La strada

Cormac McCarthy

Nell’immaginario collettivo la strada riveste un significato potente, un simbolo così come il viaggio e l’avventura, spesso metafora esistenziale. In letteratura spesso abbiamo incontrato autori che hanno utilizzato la strada come metafora ambientando le storie più diverse. Nel libro di McCarthy On the road l’autore identifica la strada come luogo di transizione.

Quello che oggi vi consiglio non è un romanzo facile ma è meraviglioso, è un libro che chiede molto al lettore anche in termini di tempo per la necessità di tanto in tanto di riprendere fiato, in una ambientazione post apocalittica in cui non ci sono più regole. Non cerchiamo l’apocalisse nelle pagine di McCarthy, è un evento già passato.

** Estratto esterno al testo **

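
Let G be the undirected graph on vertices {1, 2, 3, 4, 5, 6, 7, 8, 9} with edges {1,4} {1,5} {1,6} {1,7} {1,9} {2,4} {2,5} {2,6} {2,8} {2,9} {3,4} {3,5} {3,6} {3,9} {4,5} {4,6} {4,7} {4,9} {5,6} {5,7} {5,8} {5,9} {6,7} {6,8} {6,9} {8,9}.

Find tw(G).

4

A width-4 tree decomposition is:
Bags: B1 = {2, 4, 5, 6, 9}  B2 = {1, 4, 5, 6, 9}  B3 = {1, 4, 5, 6, 7}  B4 = {3, 4, 5, 6, 9}  B5 = {2, 5, 6, 8, 9}
Tree: B1–B2, B2–B3, B1–B4, B1–B5
Each bag holds 5 vertices, so the decomposition has width 4, which upper-bounds the treewidth. On the other hand G contains the 5-clique {2, 5, 6, 8, 9}. A clique must lie in a single bag of any decomposition, so no decomposition can have width below 4. Combining the bounds, tw(G) = 4.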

La Terra è devastata e in un paesaggio desolato e degradato un uomo e suo figlio viaggiano cercando di sopravvivere mantenendo la propria umanità.

Troviamo il restare soli, in cui il contatto umano va evitato per restare vivi. E così una serie di semplici gesti in un mondo diverso in cui anche accendere un fuoco, o bagnarti nello stagno può costarti la vita.

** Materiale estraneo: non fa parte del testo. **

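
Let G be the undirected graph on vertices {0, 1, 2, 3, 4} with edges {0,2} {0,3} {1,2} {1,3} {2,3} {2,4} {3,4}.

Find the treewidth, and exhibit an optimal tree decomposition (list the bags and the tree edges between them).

Treewidth 2.
One such decomposition:
Bags: B1 = {0, 2, 3}  B2 = {2, 3, 4}  B3 = {1, 2, 3}
Tree: B1–B2, B1–B3

The largest bag has 3 vertices, giving width 2; this decomposition certifies tw(G) ≤ 2. For the lower bound, the 3 vertices {0, 2, 3} are pairwise adjacent, and any tree decomposition puts a clique entirely inside one bag — forcing width ≥ 2. Hence tw(G) = 2 exactly.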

Percorrere quella strada è cercare la propria crescita interiore, superare difficoltà e riconoscere il proprio posto nel mondo, senza avere nulla di più di un vecchio carrello per la spesa con poche cose come un telo di plastica e poco cibo. Incontrano case vuote, strade deserte, oggetti ormai inutili, si nutrono di cibo inscatolato che prima o poi finirà.  In un mondo senza vita la differenza la fanno i ricordi del padre che al figlio descrive qualcosa che non potrà conoscere.

Il dilemma dell’umanità, cercare, ricordare, sperare che resti qualcuno che possa raccontare mantenendo un senso di umanità.  E’ un romanzo commovente che trasmette emozioni profonde che ci costringono a riflettere sulla condizione umana.